Yes, otherwise we’re stuffed. We need to figure out how to best use the antibiotics we’ve got left, but that’s going to solve those things that are already untreatable. We need to get more solutions on the table. That might be more antibiotics being developed, more innovation in how to treat without using antibiotics, better diagnostics, and more vaccines that can prevent infectious disease.

There are dozens of research groups that you could support - any pointers?

There’s Antibiotic Research UK, a charity that is aiming to raise one new antibiotic in the next five to seven years – this year it’s aiming to raise £550,000, but it’s about £300,000 short.

And you can help fund the research being done in my lab! New Zealand has all sorts of fungi that have never been searched for new antibiotics, so we’re trying to find fungi that can kill antibiotic-resistant superbugs like MRSA and E. coli. People can help by sponsoring a fungus – we have ten thousand to screen, and we’ll tell you how the fungus you sponsor gets on.
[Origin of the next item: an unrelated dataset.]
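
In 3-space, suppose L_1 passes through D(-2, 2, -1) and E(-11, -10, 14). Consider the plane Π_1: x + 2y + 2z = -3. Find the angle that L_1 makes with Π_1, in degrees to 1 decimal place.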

Every little thing can make a difference – it’s very hard to get funding for this kind of work, so we rely on the public for their help.

illustration of medicine

Dr Siouxsie Wiles is a microbiologist and bioluminescence enthusiast. As head of the Bioluminescent Superbugs Lab at the University of Auckland she is working to understand infectious diseases by making bacteria glow in the dark. She and her team are also trying to find fungi that can kill antibiotic-resistant superbugs. Siouxsie is a respected science communicator, who is keen to raise awareness of the growing threat of antibiotic-resistant superbugs. She recently authored the short book, Antibiotic Resistance; the End of Modern Medicine?